Ted Byers wrote:
Please consider the following statement (it becomes
obvious if you remember the important thing about the
table is that it has columns for each of stock_id,
price_date, and price).
(SELECT * FROM stockprices WHERE stock_id = 1 ORDER BY
price_date DESC LIMIT 1)
UNION
(SELECT * FROM (SELECT * FROM stockprices WHERE
stock_id = 1 ORDER BY price_date DESC LIMIT 22) AS T2
ORDER BY T2.price_date ASC LIMIT 1)
UNION
(SELECT * FROM (SELECT * FROM stockprices WHERE
stock_id = 1 ORDER BY price_date DESC LIMIT 66) AS T3
ORDER BY T3.price_date ASC LIMIT 1)
UNION
(SELECT * FROM (SELECT * FROM stockprices WHERE
stock_id = 1 ORDER BY price_date DESC LIMIT 132) AS T4
ORDER BY T4.price_date ASC LIMIT 1)
UNION
(SELECT * FROM (SELECT * FROM stockprices WHERE
stock_id = 1 ORDER BY price_date DESC LIMIT 264) AS T5
ORDER BY T5.price_date ASC LIMIT 1);
This statement works flawlessly, and is blindingly
fast relative to everything else I have tried. But I
am stuck.
I would have these subselects as -
UNION
(SELECT * FROM stockprices WHERE
stock_id = 1 ORDER BY price_date DESC LIMIT 1 OFFSET 264)
I would expect that to give the same result but make the query plan a
bit simpler and quicker using less memory.

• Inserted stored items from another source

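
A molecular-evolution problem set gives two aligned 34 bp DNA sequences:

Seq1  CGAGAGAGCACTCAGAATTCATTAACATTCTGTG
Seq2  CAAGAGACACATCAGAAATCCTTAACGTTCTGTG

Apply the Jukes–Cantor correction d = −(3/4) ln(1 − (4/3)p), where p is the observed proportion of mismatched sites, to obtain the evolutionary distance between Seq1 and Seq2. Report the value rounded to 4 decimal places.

0.2824

Mismatches occur at site 2 (G↔A), site 8 (G↔C), site 9 (C↔A), site 10 (A↔C), site 11 (C↔A), site 18 (T↔A), site 21 (A↔C), site 27 (A↔G).
p = 8/34 = 0.235294.
d = −0.75 · ln(1 − (4/3)·0.235294) = −0.75 · ln(0.686275) = −0.75 · (-0.376477) = 0.2824.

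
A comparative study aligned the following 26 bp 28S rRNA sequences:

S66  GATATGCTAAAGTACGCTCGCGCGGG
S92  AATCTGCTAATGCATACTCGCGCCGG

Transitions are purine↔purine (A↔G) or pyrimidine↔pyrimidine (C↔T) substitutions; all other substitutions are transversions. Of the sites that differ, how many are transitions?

Differing sites — 1:G/A (Ti); 4:A/C (Tv); 11:A/T (Tv); 13:T/C (Ti); 15:C/T (Ti); 16:G/A (Ti); 24:G/C (Tv).
Of the 7 differences, 4 transitions and 3 transversions, so the answer is 4.

4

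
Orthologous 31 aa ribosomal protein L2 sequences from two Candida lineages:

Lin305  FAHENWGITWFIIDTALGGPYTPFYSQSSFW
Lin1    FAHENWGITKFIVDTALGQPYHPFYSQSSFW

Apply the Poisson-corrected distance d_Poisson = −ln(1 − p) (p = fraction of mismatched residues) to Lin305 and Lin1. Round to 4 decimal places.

The sequences differ at positions 10 (W/K), 13 (I/V), 19 (G/Q), 22 (T/H).
p = 4/31 = 0.129032.
d = −ln(1 − 0.129032) = −ln(0.870968) = 0.1382.

0.1382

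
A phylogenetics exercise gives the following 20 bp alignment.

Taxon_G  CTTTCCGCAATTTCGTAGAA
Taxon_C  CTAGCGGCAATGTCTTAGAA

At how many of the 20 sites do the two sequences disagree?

5

Mismatches occur at site 3 (T/A), site 4 (T/G), site 6 (C/G), site 12 (T/G), site 15 (G/T).
That gives 5 mismatches out of 20 aligned sites, so the Hamming distance is 5.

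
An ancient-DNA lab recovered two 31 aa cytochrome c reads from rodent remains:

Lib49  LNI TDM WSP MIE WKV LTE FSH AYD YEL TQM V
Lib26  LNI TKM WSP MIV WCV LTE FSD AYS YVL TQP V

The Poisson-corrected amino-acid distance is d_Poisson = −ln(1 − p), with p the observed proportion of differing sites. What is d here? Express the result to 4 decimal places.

0.2559

Differing sites — 5:D/K; 12:E/V; 14:K/C; 21:H/D; 24:D/S; 26:E/V; 30:M/P.
p = 7/31 = 0.225806.
d = −ln(1 − 0.225806) = −ln(0.774194) = 0.2559.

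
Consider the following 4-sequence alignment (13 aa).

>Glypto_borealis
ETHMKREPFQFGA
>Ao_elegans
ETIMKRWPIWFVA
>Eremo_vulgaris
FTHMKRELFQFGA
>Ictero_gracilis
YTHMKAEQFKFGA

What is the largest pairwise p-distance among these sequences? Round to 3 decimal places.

0.615

Pairwise Hamming distances:
  Glypto_borealis vs Ao_elegans: 5
  Glypto_borealis vs Eremo_vulgaris: 2
  Glypto_borealis vs Ictero_gracilis: 4
  Ao_elegans vs Eremo_vulgaris: 7
  Ao_elegans vs Ictero_gracilis: 8
  Eremo_vulgaris vs Ictero_gracilis: 4
The largest is 8 mismatches, between Ao_elegans and Ictero_gracilis; p = 8/13 = 0.615.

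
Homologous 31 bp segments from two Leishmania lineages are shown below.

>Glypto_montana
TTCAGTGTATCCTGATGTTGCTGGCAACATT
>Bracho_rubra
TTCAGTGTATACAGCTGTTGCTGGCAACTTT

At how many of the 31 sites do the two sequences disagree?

Mismatches occur at site 11 (C/A), site 13 (T/A), site 15 (A/C), site 29 (A/T).
That gives 4 mismatches out of 31 aligned sites, so the Hamming distance is 4.

4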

First, while this statement gets me the correct data,
I need to obtain a single record with stock_id,
current price (that obtained from the first select
statement in the union, and each of the prices
returned by the subsequent select statements as a the
current price minus the price at the previous date,
and the result divided by the price at the previous
date, expressed as a percentage. I do not yet know
how to do this using SQL (it would be trivial if I
exported the data to Java or C++ - but it isn't clear
how to do it within SQL).
I haven't tested this but I would start with -
CREATE VIEW stock_price_combined AS
SELECT
stock_id
, (SELECT stock_price FROM stockprices WHERE stock_id = OT.stock_id
ORDER BY price_date DESC LIMIT 1) as orig_price
, (SELECT stock_price FROM stockprices WHERE stock_id = OT.stock_id
ORDER BY price_date DESC LIMIT 1 OFFSET 22) as price_two
, (SELECT stock_price FROM stockprices WHERE stock_id = OT.stock_id
ORDER BY price_date DESC LIMIT 1 OFFSET 66) as price_three
, (SELECT stock_price FROM stockprices WHERE stock_id = OT.stock_id
ORDER BY price_date DESC LIMIT 1 OFFSET 132) as price_four
, (SELECT stock_price FROM stockprices WHERE stock_id = OT.stock_id
ORDER BY price_date DESC LIMIT 1 OFFSET 264) as price_five
FROM stock_prices OT;
Then you can -
SELECT
orig_price
, (orig_price - price_two) as price_increase
, ((orig_price - price_two)/price_two) as percentile
...
...
FROM stock_price_combined
WHERE stock_id in (SELECT stock_id FROM someTable WHERE ...)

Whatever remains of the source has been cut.